O vídeo abaixo detalha passo a passo como desenvolver uma revisão integrativa.

FAQ rápido

  • Preciso registrar o protocolo?

    • Não é obrigatório para revisão integrativa, mas é recomendado (mesmo que não publicamente) para garantir transparência e reprodutibilidade.
  • É obrigatório usar PRISMA?

    • PRISMA é voltado a revisões sistemáticas, mas seu diagrama adaptado ajuda muito a relatar o fluxo de seleção na revisão integrativa.

Assista o vídeo a seguir para entender como adaptar o PRISMA para revisão integrativa:

  • Posso usar apenas uma base de dados?

    • Não é recomendado. A força da revisão integrativa está na busca ampla e rastreável em múltiplas bases.
  • A revisão narrativa aceita opinião do autor?

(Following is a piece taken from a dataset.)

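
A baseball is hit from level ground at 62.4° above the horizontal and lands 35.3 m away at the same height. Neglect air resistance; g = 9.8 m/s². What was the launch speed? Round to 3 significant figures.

20.5 m/s

On level ground, R = v₀² sin(2θ) / g, so v₀ = √(R g / sin 2θ).
sin(2 × 62.4°) = 0.8211.
v₀ = √(35.3 × 9.8 / 0.8211) = √421.3 = 20.5 m/s.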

    • Aceita interpretação crítica fundamentada, mas ainda assim exige equilíbrio, referências qualificadas e transparência sobre limites.

Conclusão

Em suma, a diferença entre revisão narrativa e revisão integrativa está no grau de rigor e transparência metodológica. A revisão narrativa favorece a construção teórica e a análise crítica ampla; a revisão integrativa, por sua vez, é a escolha certa quando você precisa responder a uma pergunta específica com base em uma busca sistemática e critérios explícitos. Se o seu objetivo é orientar a prática em saúde ou sustentar recomendações, a revisão integrativa oferece mais confiabilidade. Para contextualizar conceitos, mapear lacunas e propor agendas, a revisão narrativa brilha!